= Timerevo =

Archaeological site in Russia

Timerevo (Тимерёво, Timeryovo) is an archaeological site near the village of Bolshoe Timeryovo, seven kilometers southwest of Yaroslavl, Russia, which yielded the largest deposits of early medieval Arabic coins in Northern Europe.

== Description and history ==

Inscription upon a chess piece unearthed at Timerevo.

The site covers an area of five hectares and has no fortifications. It seems to have been operated by the Varangians from their principal base at Sarskoe Gorodishche, near Rostov. Like Sarskoe, it is situated at a distance from a major waterway — the Volga River. Nevertheless, substantial amounts of Arabic coins indicate its position as the most important Scandinavian trade outpost in the proximity of the Volga trade route.

The site was first settled by a mixture of Norse merchants and local population in the ninth century. This dating is based on three major hoards of dirhams that were detected at Timeryovo since the 1960s. The first hoard, numbering about 2,100 coins, was dispersed before scholars learnt about its existence. Only seventeen coins are known from this deposit, the earliest datable to 867. Another hoard also numbering more than 2,000 dirhams (entire and in pieces), was the largest deposit of such coins ever found from Early Medieval Europe. The earliest coin was issued by Idris II (who reigned in the 810s and 820s). Many dirhams have Runic graffiti carved on them.

The site was abandoned towards the end of the ninth century, only to be revived half a century later. At least 400 druzhina kurgans were erected there in that period. The burial rite normally featured cremation. Excavations revealed an unusual amount of Scandinavian pottery and a surprising number of crosses, indicating that a large portion of the Norse population was Christianised. Among other finds were amber artifacts from the Baltic, a unique roaster, a spatha labelled by a certain Ulfberht from the Rhine, and a chess piece with an enigmatic Runic inscription (illustrated, to the right).
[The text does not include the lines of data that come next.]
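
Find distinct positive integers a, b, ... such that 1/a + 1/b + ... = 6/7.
1/2 + 1/3 + 1/42

Greedy algorithm:
6/7: ceiling(7/6) = 2, use 1/2
5/14: ceiling(14/5) = 3, use 1/3
1/42: ceiling(42/1) = 42, use 1/42
Result: 6/7 = 1/2 + 1/3 + 1/42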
The site was definitively abandoned in the early eleventh century, simultaneously with the decline of Sarskoe Gorodishche and the foundation of Yaroslavl. The latest coin found at Timerevo was issued by Bruno II of Friesland (dating it between 1038 and 1057).

Archaeologists have uncovered skeletal remains from inhumation burials (intact bodies buried directly in the ground). These skeletons include local populations (Finno-Ugric and Slavic) and Norse/Scandinavian settlers

== Similar sites ==

A growing number of other early medieval sites have been excavated near Yaroslavl, each important in its own way. The site of Mikhailovskoe immediately north of the city was explored from the nineteenth century to 1961. Of 400 barrows excavated there, only four percent yielded Scandinavian finds. Most burials featured inhumations of ordinary Slavs and Merians. The site of Medvezhy Ugol (literally, "Bear's Nook") in downtown Yaroslavl, proved to be a humble, primarily Merian settlement. More recently, twenty six burial mounds were found at Petrovskoe to the south of the city; these are still largely unexcavated. All these sites date to the mid-tenth century.

Although "objects of Scandinavian origin constitute a miserly per cent of the total of all finds, and nothing firmly indicating a complete Norman complex has yet been found", scholars suggest that within fundamentally Slavic settlement of the area "was a Norman colony, which constituted a staging point midway on the route from the Vikings to the East." Archaeologist Igor Dubov, who excavated the settlement in the 1970s, views it as a center (perhaps the capital) of mysterious Arsania mentioned by Ibn Hawqal.